## Bias – Variance Tradeoff in Machine Learning-An Excellent Guide for Beginners!

A supervised Machine Learning model aims to train itself on the input variables(X) in such a way that the predicted values(Y) are as near to the actual values as possible. This difference between the actual values and predicted values is the **error** and it is used to evaluate the model. The error for any supervised Machine Learning algorithm comprises of 3 parts:

- Bias error
- Variance error
- The noise

While the noise is the irreducible error that we cannot eliminate, the other two i.e.
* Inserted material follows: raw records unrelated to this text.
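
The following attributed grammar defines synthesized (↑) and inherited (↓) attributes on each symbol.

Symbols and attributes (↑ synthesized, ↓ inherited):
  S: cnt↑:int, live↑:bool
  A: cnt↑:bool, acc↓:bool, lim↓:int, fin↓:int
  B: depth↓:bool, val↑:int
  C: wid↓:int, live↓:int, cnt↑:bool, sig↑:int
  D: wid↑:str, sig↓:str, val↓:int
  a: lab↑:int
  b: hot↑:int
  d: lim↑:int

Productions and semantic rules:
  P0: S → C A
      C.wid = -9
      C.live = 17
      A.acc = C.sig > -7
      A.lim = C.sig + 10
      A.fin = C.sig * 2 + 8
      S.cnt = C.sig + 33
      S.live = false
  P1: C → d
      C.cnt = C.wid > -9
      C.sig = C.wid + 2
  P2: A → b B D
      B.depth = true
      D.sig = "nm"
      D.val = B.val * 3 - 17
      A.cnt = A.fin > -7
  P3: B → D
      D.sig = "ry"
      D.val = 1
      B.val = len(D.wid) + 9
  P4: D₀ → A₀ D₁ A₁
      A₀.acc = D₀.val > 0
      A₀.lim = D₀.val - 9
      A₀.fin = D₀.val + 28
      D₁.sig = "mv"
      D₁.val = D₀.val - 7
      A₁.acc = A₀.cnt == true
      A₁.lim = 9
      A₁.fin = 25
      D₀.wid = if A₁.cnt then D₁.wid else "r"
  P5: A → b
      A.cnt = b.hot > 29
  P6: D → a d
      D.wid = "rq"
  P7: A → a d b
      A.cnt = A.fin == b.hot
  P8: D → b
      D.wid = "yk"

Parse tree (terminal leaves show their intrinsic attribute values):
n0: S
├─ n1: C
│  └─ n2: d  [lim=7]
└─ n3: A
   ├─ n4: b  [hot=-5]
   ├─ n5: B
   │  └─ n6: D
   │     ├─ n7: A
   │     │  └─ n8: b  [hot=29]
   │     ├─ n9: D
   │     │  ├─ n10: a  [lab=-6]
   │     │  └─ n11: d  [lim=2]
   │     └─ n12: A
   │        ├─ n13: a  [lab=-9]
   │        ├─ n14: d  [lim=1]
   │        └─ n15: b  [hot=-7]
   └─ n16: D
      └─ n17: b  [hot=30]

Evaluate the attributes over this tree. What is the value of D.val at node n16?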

Bias and Variance are reducible errors that we can attempt to minimize as much as possible.

There is a tradeoff between a model’s ability to diminish bias and variance. Gaining an appropriate understanding of these errors would help us not only to create accurate models but also to avoid the fault of overfitting and underfitting.

**What is Bias?**

In the simplest terms, Bias is the difference between the Predicted Value and the Expected Value. Being high in biasing gives a large error in training as well as testing data. Its recommended that an algorithm should be low biased to avoid the problem of underfitting. In supervised learning, **underfitting** happens when a model unable to capture the underlying pattern of the info. These models usually have high bias. It happens once we have very less amount of data to create an accurate model or once we try to build a linear model with a nonlinear data. Refer to the graph given below for an example of such a situation.

In such a problem, a hypothesis looks like follows.

**What is a Variance?**

Variance is that the variability of model prediction for a given data point or a value which tells us spread of our data. Model with high variance has a very complex fit to training data and does not generalize on the data which it hasn’t seen before. As a result, such models do very well on training data but has high error rates on test data. When a model is high on variance, it is then said to as **Overfitting of Data. **In supervised learning, **overfitting** happens when our model captures the noise alongside the underlying pattern in data. It happens once we train our model a lot over noisy dataset. These models have high variance. These models are very complex like Decision trees which are susceptible to overfitting.

While training a data model variance should be kept low.

The high variance data looks like follows.

In such a problem, a hypothesis looks like follows.

**Bias Variance Tradeoff**

** **If the algorithm is too simple (hypothesis with linear eq.) then it may be on high bias and low variance condition and thus is error-prone. If algorithms fit too complex (hypothesis with high degree eq.) then it may be on high variance and low bias. The balance between the Bias error and the Variance error is the **Bias-Variance Tradeoff**.

The following bulls-eye diagram explains the tradeoff better:

The center i.e. the bull’s eye is the model result we want to achieve that perfectly predicts all the values correctly. As we move away from the bull’s eye, our model starts to make more and more wrong predictions.

An algorithm can’t be more complex and fewer complex at the equal time. For the graph, the perfect tradeoff will be like.

To build a decent model, we should find out a good balance between bias and variance such that it minimizes the whole error.

Total Error = Bias^2 + Variance + Irreducible Error

An ideal balance of bias and variance would never overfit or underfit the model.

Therefore, understanding bias and variance is critical for understanding the performance of prediction models.